The rapid two-stage arterial switch operation is an alternative therapy for patients with simple transposition of the great arteries who present beyond the neonatal period and have low left ventricular pressure. It provides normal ventricular function compared to the atrial switch operation. Between July 1994 and February 1997, there were 13 such infants who had rapid two-stage arterial switch operation performed at Siriraj Hospital. There was 1 late death (11 months after the operation). All 12 survivors (mean age 22.4 +/- 5.7 months) were clinically evaluated and had echocardiography performed at 14.8 +/- 4.9 months after the operation. All were asymptomatic. Echocardiogram revealed a residual small atrial septal defect (1 case), small ventricular septal defect (1 case), mild supravalvar neopulmonary stenosis (2 cases), bicuspid neoaortic valve without stenosis (2 cases), dilated neoaortic sinus of Valsalva (6 cases, 50%) and mild neoaortic insufficiency (11 cases, 91.7%). The left ventricular function was hyperdynamic after pulmonary artery banding and significantly decreased to normal level at the time of study (shortening fraction of 43.8 +/- 10.7 vs 29.2 +/- 3.8%, respectively, p = 0.0005). The wall thickness was significantly increased after pulmonary artery banding and decreased overtime (0.48 +/- 0.08 vs 0.32 +/- 0.05 cm, respectively, p < 0.0005). The left ventricular dimension was significantly increased both after pulmonary artery banding and at the time of study (2.06 +/- 0.42 vs 3.32 +/- 0.30 cm, respectively, p < 0.0005). The left ventricular mass was significantly increased after pulmonary artery banding and at the time of study (21.79 +/- 7.79 vs 33.08 +/- 7.40 g/m2, respectively, p = 0.0005). The mortality and morbidity of rapid two-stage arterial switch operation are low. However, long-term follow-up should be monitored.

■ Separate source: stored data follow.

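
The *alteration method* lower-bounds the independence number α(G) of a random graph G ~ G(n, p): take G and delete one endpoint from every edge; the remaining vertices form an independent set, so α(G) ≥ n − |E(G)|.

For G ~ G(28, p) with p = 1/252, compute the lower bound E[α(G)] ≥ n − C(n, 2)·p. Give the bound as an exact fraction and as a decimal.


E[|E(G)|] = C(28, 2)·p = 378 · (1/252) = 3/2.
E[α(G)] ≥ n − E[|E(G)|] = 28 − 3/2 = 53/2.
Numerically: ≈ 26.5000.
(This is only a lower bound; the true E[α(G)] may be larger.)

E[α(G)] ≥ 53/2 ≈ 26.5000.


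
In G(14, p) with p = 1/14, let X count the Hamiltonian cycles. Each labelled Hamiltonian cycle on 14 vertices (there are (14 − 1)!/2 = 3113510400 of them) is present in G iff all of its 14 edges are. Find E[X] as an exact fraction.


K_14 has (14 − 1)!/2 = 3113510400 labelled Hamiltonian cycles.
For each such Hamiltonian cycle H, let X_H = 1 if all 14 edges of H are present in G. Then P[X_H = 1] = p^{14} = (1/14)^{14} = 1/11112006825558016.
By linearity: E[X] = Σ_H E[X_H] = 3113510400 · p^{14} = 3113510400 · 1/11112006825558016 = 868725/3100448333024.
Numerically: E[X] ≈ 2.802e-07.

E[X] = 3113510400 · (1/14)^{14} = 868725/3100448333024 ≈ 2.802e-07.


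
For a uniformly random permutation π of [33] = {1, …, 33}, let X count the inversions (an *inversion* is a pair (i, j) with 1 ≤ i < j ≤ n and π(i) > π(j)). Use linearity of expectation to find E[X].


Write X = Σ X_I over the C(33, 2) = 528 pairs i < j, with X_I the indicator of one inversion.
There are 528 indicators.
For each fixed pair i < j, the values π(i) and π(j) are two distinct elements of {1, …, 33} in uniformly random order; by symmetry P[π(i) > π(j)] = 1/2.
By linearity: E[X] = 528 · (1/2) = C(33, 2) · (1/2) = 528/2 = 264 ≈ 264.0000.

E[X] = 264 = 264.0000.


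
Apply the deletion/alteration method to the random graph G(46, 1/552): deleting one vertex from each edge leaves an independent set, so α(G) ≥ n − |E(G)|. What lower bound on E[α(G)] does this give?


E[|E(G)|] = C(46, 2)·p = 1035 · (1/552) = 15/8.
E[α(G)] ≥ n − E[|E(G)|] = 46 − 15/8 = 353/8.
Numerically: ≈ 44.12500.
(This is only a lower bound; the true E[α(G)] may be larger.)

E[α(G)] ≥ 353/8 ≈ 44.12500.


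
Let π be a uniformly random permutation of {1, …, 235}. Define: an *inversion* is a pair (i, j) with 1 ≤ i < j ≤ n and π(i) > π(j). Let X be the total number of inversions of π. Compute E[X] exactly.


Write X = Σ X_I over the C(235, 2) = 27495 pairs i < j, with X_I the indicator of one inversion.
There are 27495 indicators.
For each fixed pair i < j, the values π(i) and π(j) are two distinct elements of {1, …, 235} in uniformly random order; by symmetry P[π(i) > π(j)] = 1/2.
By linearity: E[X] = 27495 · (1/2) = C(235, 2) · (1/2) = 27495/2 = 27495/2 ≈ 13747.5000.

E[X] = 27495/2 = 13747.5000.


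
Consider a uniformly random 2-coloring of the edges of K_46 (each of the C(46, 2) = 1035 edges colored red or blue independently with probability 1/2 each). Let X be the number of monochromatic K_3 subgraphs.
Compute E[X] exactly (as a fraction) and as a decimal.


Let X = Σ_S X_S over the C(46, 3) = 15180 subsets S of size 3, where X_S = 1 if the K_3 on S is monochromatic.
For a fixed S, the K_3 on S has C(3, 2) = 3 edges. P[all 3 edges red] = (1/2)^3, and likewise for blue, so P[monochromatic] = 2·(1/2)^3 = 2^{1 − 3} = 1/4.
By linearity of expectation: E[X] = C(46, 3) · 2^{1 − 3} = 15180 · 1/4 = 3795.
Numerically: E[X] ≈ 3795.000.

E[X] = C(46,3)·2^(1−C(3,2)) = 3795 ≈ 3795.000.


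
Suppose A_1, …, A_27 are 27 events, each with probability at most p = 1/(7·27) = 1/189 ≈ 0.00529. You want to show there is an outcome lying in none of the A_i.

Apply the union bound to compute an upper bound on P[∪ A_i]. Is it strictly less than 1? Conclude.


Union bound: P[∪_{i=1}^{27} A_i] ≤ Σ_i P[A_i] ≤ 27·p = 27·(1/189) = 1/7.
Numerically: 1/7 ≈ 0.14286.
Is 1/7 < 1? YES.
Since P[∪ A_i] ≤ 1/7 < 1, the complement has P[∩ A_i^c] ≥ 1 − 1/7 = 6/7 > 0, so some outcome avoids every A_i.

27·p = 1/7 ≈ 0.14286; existence CERTIFIED by the union bound.


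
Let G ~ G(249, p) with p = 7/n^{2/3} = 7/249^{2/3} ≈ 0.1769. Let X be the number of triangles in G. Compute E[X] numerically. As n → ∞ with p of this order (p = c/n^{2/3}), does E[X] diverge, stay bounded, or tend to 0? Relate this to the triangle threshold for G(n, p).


Number of potential triangles: C(249, 3) = 2542124.
Each occurs with probability p³ ≈ (0.1769)³ ≈ 5.532169e-03.
By linearity: E[X] = C(249, 3)·p³ ≈ 2542124 · 5.532169e-03 ≈ 14063.4592.
Since α = 2/3 < 1, p = c/n^{2/3} ≫ 1/n is above the triangle threshold p ~ 1/n. Asymptotically E[X] ~ (c³/6)·n^{3(1−α)} = (7³/6)·n^{1} → ∞; triangles are abundant w.h.p.

E[X] ≈ 14063.4592; in regime p = Θ(1/n^{2/3}) E[X] diverges (above the triangle threshold p ~ 1/n).


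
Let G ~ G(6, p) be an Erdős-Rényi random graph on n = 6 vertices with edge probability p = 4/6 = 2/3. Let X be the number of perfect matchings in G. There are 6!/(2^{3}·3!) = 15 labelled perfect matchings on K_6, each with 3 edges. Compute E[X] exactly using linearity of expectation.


K_6 has 6!/(2^{3}·3!) = 15 labelled perfect matchings.
For each such perfect matching H, let X_H = 1 if all 3 edges of H are present in G. Then P[X_H = 1] = p^{3} = (2/3)^{3} = 8/27.
By linearity: E[X] = Σ_H E[X_H] = 15 · p^{3} = 15 · 8/27 = 40/9.
Numerically: E[X] ≈ 4.4444.

E[X] = 15 · (2/3)^{3} = 40/9 ≈ 4.4444.


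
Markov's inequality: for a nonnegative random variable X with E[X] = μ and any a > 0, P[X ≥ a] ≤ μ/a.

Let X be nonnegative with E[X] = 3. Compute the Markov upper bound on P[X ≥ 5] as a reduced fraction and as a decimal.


μ = E[X] = 3, a = 5.
Markov: P[X ≥ 5] ≤ μ/a = (3)/5 = 3/5.
Numerically: ≈ 0.6000.
(Since a = 5 > μ = 3.0000, the bound 3/5 is < 1 and informative.)

P[X ≥ 5] ≤ 3/5 ≈ 0.6000.


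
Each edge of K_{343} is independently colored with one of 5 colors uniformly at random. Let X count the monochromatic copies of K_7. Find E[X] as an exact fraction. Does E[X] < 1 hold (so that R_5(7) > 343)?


E[X] = C(343, 7) · 5^{1 − 21} = 104200375748469 · 5^{−20} = 104200375748469/95367431640625.
As a reduced fraction: E[X] = 104200375748469/95367431640625 ≈ 1.09262.
Is E[X] < 1? NO.
Since E[X] ≥ 1, the first-moment bound is inconclusive at n = 343; it does NOT by itself certify R_5(7) > 343.

E[X] = 104200375748469/95367431640625 ≈ 1.09262; E[X] ≥ 1; first-moment method inconclusive here.


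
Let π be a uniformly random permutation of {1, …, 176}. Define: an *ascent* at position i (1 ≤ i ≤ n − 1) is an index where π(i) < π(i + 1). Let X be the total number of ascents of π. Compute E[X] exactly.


Write X = Σ X_I over i = 1, …, 175, with X_I the indicator of one ascent.
There are 175 indicators.
For each fixed i, the pair (π(i), π(i+1)) is a uniformly random ordered pair of distinct values from {1, …, 176}; by symmetry P[π(i) < π(i+1)] = 1/2.
By linearity: E[X] = 175 · (1/2) = (176 − 1) · (1/2) = 175/2 ≈ 87.500000.

E[X] = 175/2 = 87.500000.


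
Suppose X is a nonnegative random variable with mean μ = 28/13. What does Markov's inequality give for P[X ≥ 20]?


μ = E[X] = 28/13, a = 20.
Markov: P[X ≥ 20] ≤ μ/a = (28/13)/20 = 7/65.
Numerically: ≈ 0.10769.
(Since a = 20 > μ = 2.15385, the bound 7/65 is < 1 and informative.)

P[X ≥ 20] ≤ 7/65 ≈ 0.10769.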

快速两阶段动脉调转术是患有单纯性大动脉转位且在新生儿期后就诊、左心室压力较低的患者的一种替代治疗方法。与心房调转术相比,它能提供正常的心室功能。1994年7月至1997年2月期间,有13名此类婴儿在诗里拉吉医院接受了快速两阶段动脉调转术。有1例晚期死亡(术后11个月)。所有12名幸存者(平均年龄22.4±5.7个月)均接受了临床评估,并在术后14.8±4.9个月进行了超声心动图检查。所有人均无症状。超声心动图显示有残余小房间隔缺损(1例)、小室间隔缺损(1例)、轻度肺动脉瓣上狭窄(2例)、无狭窄的二叶式新主动脉瓣(2例)、扩张的新主动脉窦(6例,50%)和轻度新主动脉瓣关闭不全(11例,91.7%)。肺动脉环扎术后左心室功能亢进,在研究时显著降至正常水平(缩短分数分别为43.8±10.7%和29.2±3.8%,p = 0.0005)。肺动脉环扎术后室壁厚度显著增加,随时间推移而减小(分别为0.48±0.08 cm和0.32±0.05 cm,p < 0.0005)。肺动脉环扎术后和研究时左心室尺寸均显著增加(分别为2.06±0.42 cm和3.32±0.30 cm,p < 0.0005)。肺动脉环扎术后和研究时左心室质量均显著增加(分别为21.79±7.79 g/m²和33.08±7.40 g/m²,p = 0.0005)。快速两阶段动脉调转术的死亡率和发病率较低。然而,应进行长期随访监测。